Ketiga: besik keilmuan. Terkait dengan besik keilmuan, acap kali kita
juga menemukan fakta di lapangan yang justru bertolak belakang. Di mana, ada
sebagian mahasiswa yang mohon maaf, masih minim sekali pengetahuannya tentang
besik keilmuannya sendiri. Salah satu contohnya adalah mahasiswa yang mengambil
jurusan bahasa Arab.
Fakta
berbicara bahwa, ada sebagian mahasiswa bahasa Arab, yang masih minim sekali
pengetahuannya tentang bahasa Arab. Hal tersebut dibuktikan dengan hasil
observasi lepas penulis di lapangan.
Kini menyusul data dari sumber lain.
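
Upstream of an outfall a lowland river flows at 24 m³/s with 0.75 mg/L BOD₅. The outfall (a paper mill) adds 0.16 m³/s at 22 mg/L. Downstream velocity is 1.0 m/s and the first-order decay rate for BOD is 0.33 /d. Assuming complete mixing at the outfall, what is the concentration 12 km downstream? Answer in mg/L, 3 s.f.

0.851 mg/L

After complete mixing, C₀ = (0.16·22 + 24·0.75) / 24.16 = 0.8907 mg/L.
Travel time t = 1.2e+04 m / 1.0 m/s = 1.2e+04 s = 0.1389 d.
C = 0.8907·exp(−0.33·0.1389) = 0.8907·0.9552 = 0.8508 mg/L.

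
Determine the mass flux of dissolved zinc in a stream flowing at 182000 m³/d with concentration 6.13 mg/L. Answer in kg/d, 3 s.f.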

Saat di mana, ketika penulis meminta untuk
bercakap – cakap, atau menuliskan, atau pula menjelaskan sesuatu dengan
menggunakan bahasa Arab, justru ada sebagiannya yang tidak bisa sama sekali.
Wow ‘ajib / ajaib. Hal itu, menunjukan bahwa, kita masih mengabaikan
tentang ilmu yang diperoleh melalui jalur di luar kelas.
Lantas,
kita kemudian menyalahkan lembaga. Asumsi ini, tidak sepenuhnya benar. Karena
lembaga pada dasarnya, tanpa sadar, ternyata sudah menjalankan fungsinya dengan
memberikan perkuliahan di dalam kelas. Selanjutnya, kita berusaha untuk mencari
sisanya di luar kelas. Karena di dalam kelas sudah pasti 25% yang didapat.
Sisanya ya di luar kelas.
Jangan
sampai dengan tidak berusahanya kita, kita kemudian mencari kambing hitamnya.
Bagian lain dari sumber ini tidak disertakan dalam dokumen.